Nous savons qu’en général, on est toujours plus attaché à une chose qui nous appartient – même si elle est sans prétention particulière – plutôt qu’à une chose d’une plus grande valeur matérielle, mais qui ne nous appartient pas (« Rotsé Adam Bekab Shelo, Yoter Mishné Kabim Shel ‘Havero »).
Ceci s’explique tout simplement par le fait que la personne a travaillé et qu’elle s’est investit dans ce qui lui appartient.
L’investissement de sa personne, crée un lien sentimental entre l’individu et ce qui lui appartient.
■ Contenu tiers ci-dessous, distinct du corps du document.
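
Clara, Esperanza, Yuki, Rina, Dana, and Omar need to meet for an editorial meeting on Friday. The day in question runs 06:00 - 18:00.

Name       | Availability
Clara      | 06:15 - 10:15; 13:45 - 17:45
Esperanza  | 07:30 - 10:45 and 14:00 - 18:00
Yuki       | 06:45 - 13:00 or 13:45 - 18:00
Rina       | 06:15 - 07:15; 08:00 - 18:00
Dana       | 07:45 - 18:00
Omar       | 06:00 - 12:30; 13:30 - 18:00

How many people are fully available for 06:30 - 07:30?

Clara and Omar can make the full 06:30-07:30 slot — that's 2.

2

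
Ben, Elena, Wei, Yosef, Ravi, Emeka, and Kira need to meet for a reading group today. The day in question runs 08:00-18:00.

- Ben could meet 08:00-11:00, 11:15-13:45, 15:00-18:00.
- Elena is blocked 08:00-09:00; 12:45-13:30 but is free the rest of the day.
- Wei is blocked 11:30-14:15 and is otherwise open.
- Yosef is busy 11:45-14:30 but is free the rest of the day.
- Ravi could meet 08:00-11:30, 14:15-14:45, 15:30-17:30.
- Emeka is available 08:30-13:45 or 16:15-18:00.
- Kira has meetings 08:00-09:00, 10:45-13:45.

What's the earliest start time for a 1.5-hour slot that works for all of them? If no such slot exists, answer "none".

09:00

Ben free: 08:00-11:00, 11:15-13:45, 15:00-18:00.
Elena free: 09:00-12:45, 13:30-18:00 (invert busy blocks within the working day).
Wei free: 08:00-11:30, 14:15-18:00 (invert busy blocks within the working day).
Yosef free: 08:00-11:45, 14:30-18:00 (invert busy blocks within the working day).
Ravi free: 08:00-11:30, 14:15-14:45, 15:30-17:30.
Emeka free: 08:30-13:45, 16:15-18:00.
Kira free: 09:00-10:45, 13:45-18:00 (invert busy blocks within the working day).
Ben ∩ Elena: 09:00-11:00, 11:15-12:45, 13:30-13:45, 15:00-18:00.
Ben ∩ Elena ∩ Wei: 09:00-11:00, 11:15-11:30, 15:00-18:00.
Ben ∩ Elena ∩ Wei ∩ Yosef: 09:00-11:00, 11:15-11:30, 15:00-18:00.
Ben ∩ Elena ∩ Wei ∩ Yosef ∩ Ravi: 09:00-11:00, 11:15-11:30, 15:30-17:30.
Ben ∩ Elena ∩ Wei ∩ Yosef ∩ Ravi ∩ Emeka: 09:00-11:00, 11:15-11:30, 16:15-17:30.
Ben ∩ Elena ∩ Wei ∩ Yosef ∩ Ravi ∩ Emeka ∩ Kira: 09:00-10:45, 16:15-17:30.
Those are the intersection windows.
The first common window of at least 90 minutes is 09:00-10:45, so the earliest start is 09:00.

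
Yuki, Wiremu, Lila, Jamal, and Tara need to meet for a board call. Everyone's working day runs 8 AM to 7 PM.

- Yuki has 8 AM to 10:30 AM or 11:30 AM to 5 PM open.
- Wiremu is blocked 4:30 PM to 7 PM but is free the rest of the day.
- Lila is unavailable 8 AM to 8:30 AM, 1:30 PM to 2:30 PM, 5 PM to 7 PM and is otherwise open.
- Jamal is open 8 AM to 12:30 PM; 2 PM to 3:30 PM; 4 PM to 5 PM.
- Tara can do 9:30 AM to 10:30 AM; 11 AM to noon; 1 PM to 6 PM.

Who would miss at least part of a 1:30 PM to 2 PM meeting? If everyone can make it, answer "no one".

Jamal, Lila

Yuki free: 08:00-10:30, 11:30-17:00.
Wiremu free: 08:00-16:30 (invert busy blocks within the working day).
Lila free: 08:30-13:30, 14:30-17:00 (invert busy blocks within the working day).
Jamal free: 08:00-12:30, 14:00-15:30, 16:00-17:00.
Tara free: 09:30-10:30, 11:00-12:00, 13:00-18:00.
Yuki: free for 13:30-14:00. Wiremu: free for 13:30-14:00. Lila: not fully free for 13:30-14:00. Jamal: not fully free for 13:30-14:00. Tara: free for 13:30-14:00.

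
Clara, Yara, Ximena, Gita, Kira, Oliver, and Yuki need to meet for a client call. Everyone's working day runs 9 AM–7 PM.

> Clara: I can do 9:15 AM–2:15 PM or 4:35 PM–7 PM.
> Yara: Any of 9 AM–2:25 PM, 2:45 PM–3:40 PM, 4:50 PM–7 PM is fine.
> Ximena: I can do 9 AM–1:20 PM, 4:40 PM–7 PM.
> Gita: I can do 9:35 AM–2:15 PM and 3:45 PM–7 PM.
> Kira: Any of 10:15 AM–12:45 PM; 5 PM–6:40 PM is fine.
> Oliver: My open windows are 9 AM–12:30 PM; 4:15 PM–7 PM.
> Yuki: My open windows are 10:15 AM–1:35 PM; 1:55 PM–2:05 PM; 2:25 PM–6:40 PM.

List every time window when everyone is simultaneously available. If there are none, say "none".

Clara ∩ Yara: 09:15-14:15, 16:50-19:00.
Clara ∩ Yara ∩ Ximena: 09:15-13:20, 16:50-19:00.
Clara ∩ Yara ∩ Ximena ∩ Gita: 09:35-13:20, 16:50-19:00.
Clara ∩ Yara ∩ Ximena ∩ Gita ∩ Kira: 10:15-12:45, 17:00-18:40.
Clara ∩ Yara ∩ Ximena ∩ Gita ∩ Kira ∩ Oliver: 10:15-12:30, 17:00-18:40.
Clara ∩ Yara ∩ Ximena ∩ Gita ∩ Kira ∩ Oliver ∩ Yuki: 10:15-12:30, 17:00-18:40.

10:15-12:30, 17:00-18:40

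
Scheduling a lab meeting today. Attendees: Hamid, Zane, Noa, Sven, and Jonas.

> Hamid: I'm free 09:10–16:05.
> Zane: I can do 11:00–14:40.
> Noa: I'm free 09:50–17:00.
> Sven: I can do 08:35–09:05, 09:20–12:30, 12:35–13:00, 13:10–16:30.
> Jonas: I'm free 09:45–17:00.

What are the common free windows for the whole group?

11:00-12:30, 12:35-13:00, 13:10-14:40

Hamid ∩ Zane: 11:00-14:40.
Hamid ∩ Zane ∩ Noa: 11:00-14:40.
Hamid ∩ Zane ∩ Noa ∩ Sven: 11:00-12:30, 12:35-13:00, 13:10-14:40.
Hamid ∩ Zane ∩ Noa ∩ Sven ∩ Jonas: 11:00-12:30, 12:35-13:00, 13:10-14:40.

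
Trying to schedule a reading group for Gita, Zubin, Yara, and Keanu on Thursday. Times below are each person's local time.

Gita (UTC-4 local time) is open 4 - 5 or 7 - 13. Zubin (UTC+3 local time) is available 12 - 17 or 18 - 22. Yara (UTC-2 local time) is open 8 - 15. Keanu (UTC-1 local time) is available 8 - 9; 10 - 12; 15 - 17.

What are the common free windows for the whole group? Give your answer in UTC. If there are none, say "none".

11:00-13:00, 16:00-17:00

Gita in UTC: 08:00-09:00, 11:00-17:00 (add 4h to convert from UTC-4).
Zubin in UTC: 09:00-14:00, 15:00-19:00 (subtract 3h to convert from UTC+3).
Yara in UTC: 10:00-17:00 (add 2h to convert from UTC-2).
Keanu in UTC: 09:00-10:00, 11:00-13:00, 16:00-18:00 (add 1h to convert from UTC-1).
Gita ∩ Zubin: 11:00-14:00, 15:00-17:00.
Gita ∩ Zubin ∩ Yara: 11:00-14:00, 15:00-17:00.
Gita ∩ Zubin ∩ Yara ∩ Keanu: 11:00-13:00, 16:00-17:00.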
Il va en prendre soin, et il lui sera difficile de s’en séparer.
C’est la raison pour laquelle, les Béné Israël qui s’étaient tellement investis pour donner leurs contributions matérielles au Mishkan, attachaient une importance particulière à leurs donations, et c’est ce qui a fait mériter à leurs contributions d’être citées en tout début, avant même celles des Princes de Tribus.
Nous en déduisons une règle fondamentale dans l’accomplissement des Mitsvot :
On ne doit pas dire à son ami : « Voici de l’argent, achète pour moi un Loulav. » ou bien « Voici de l’argent, achète pour moi le nécessaire pour Shabbat. »
Au contraire, il faut s’investir nous même dans ces Mitsvot, en l’honneur d’Hashem, et c’est justement lorsqu’on accompli la Mitsva par nous même, qu’elle se valorise à nos yeux.
A ce moment là, même Hashem prendra en considération l’effort que cette Mitsva nous a coûté.
Nous avons constaté cette merveilleuse attitude chez nos maîtres qui se sont toujours investis pour les préparatifs de Shabbat, ainsi que pour l’accomplissement des Mitsvot. Cet investissement personnel les couvrait de la bénédiction pour toute la semaine.